Vaccination has come to save the world and its children, protecting them from serious illnesses and complications of vaccine-preventable diseases like Polio, which can lead to deformities in children. Ghana currently vaccinates against 13 childhood diseases. The good news is that the WHO has recommended the use of the Malaria Vaccine, RTS’s or Mosquirix, the first vaccine recommended for use to prevent malaria in children, alongside other interventions. Three countries in Africa, namely Ghana, Kenya, and Malawi, have since 2019 piloted the Malaria Vaccine in their national routine immunisation programmes which have yielded maximum results due to the vaccine’s good safety profile.

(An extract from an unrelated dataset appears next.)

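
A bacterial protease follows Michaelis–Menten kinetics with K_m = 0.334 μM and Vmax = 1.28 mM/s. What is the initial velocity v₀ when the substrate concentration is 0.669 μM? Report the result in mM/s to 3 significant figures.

0.854 mM/s

[S]/(Km+[S]) = 0.669/1.003 = 0.6670, the fractional saturation.
v = 0.6670 × Vmax = 0.6670 × 1.28 = 0.854 mM/s.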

Within the three-year period, all three countries had good results, vaccinating one point two million children with about 4 million doses. Evidence generated has been that the malaria vaccine reduces the number of times a child gets malaria, including severe malaria and reduces child hospitalisation and deaths. Ghana had 42 districts in Seven Regions for its first phase implementation which is still ongoing, and according to the Expanded Programme on Immunization EPI/GHS more than 400 thousand children have already received the vaccine across these seven regions. The Second phase which has just been launched has additional 51 Districts in the same Seven Regions to also benefit. The regions are Central, Volta, Bono, Bono East, Ahafo, Oti, and the Upper East.

Phase 3 is expected to be on a nationwide scale–up, with the remaining 168 districts. The vaccine is part of the overall malaria prevention package and gives additional protection against malaria therefore, vaccinated children should continue to sleep under insecticide treated nets all night and use other recommended malaria prevention measures. It is on record that children benefit most when they receive all the FOUR DOSES. Children get the first dose from 6 months, 7 months, 9 months and the final dose at 18 months. However, parents and caregivers are encouraged not to hesitate to send their children or wards to take the vaccines, even if they are late just like other vaccines. Expectations are high that this additional malaria prevention tool delivered on the existing immunization platform which reaches about 80 percent of children in malaria-endemic countries can substantially reduce severe malaria and save lives. Vaccine scale-up to additional countries is expected to begin by 2024 as other countries are also coming on board to adopt the vaccine as part of their national malaria control plans. Did you know that malaria has been described as an enduring health challenge and remains a primary cause of childhood illness and death in Africa? It accounts for 476 out of the 619 malaria deaths in Africa. The disease again has a negative impact on some economies in Africa and has 70 percent lower per capita income levels in endemic countries.

It is indeed absurd to hear some people refer to malaria as, ‘menya malaria ketewa bi’ to wit small malaria when the disease is actually lowering their productivity and affecting other areas of their lives. It is important to stop referring to malaria as small, and jump on the bandwagon to make the Malaria Vaccine Implementation Programme successful, resulting in more children growing up healthier. It is important at this point for communities to play watchdog roles and remind mothers and caregivers with children under two years to fully participate in the programme. Fathers and other male involvement is also key. Traditional Leaders and Queen mothers are already playing roles in their areas but they should encourage mothers to keep the schedule and send their children for vaccinations when they are due, as this will help to improve the health of children in their communities.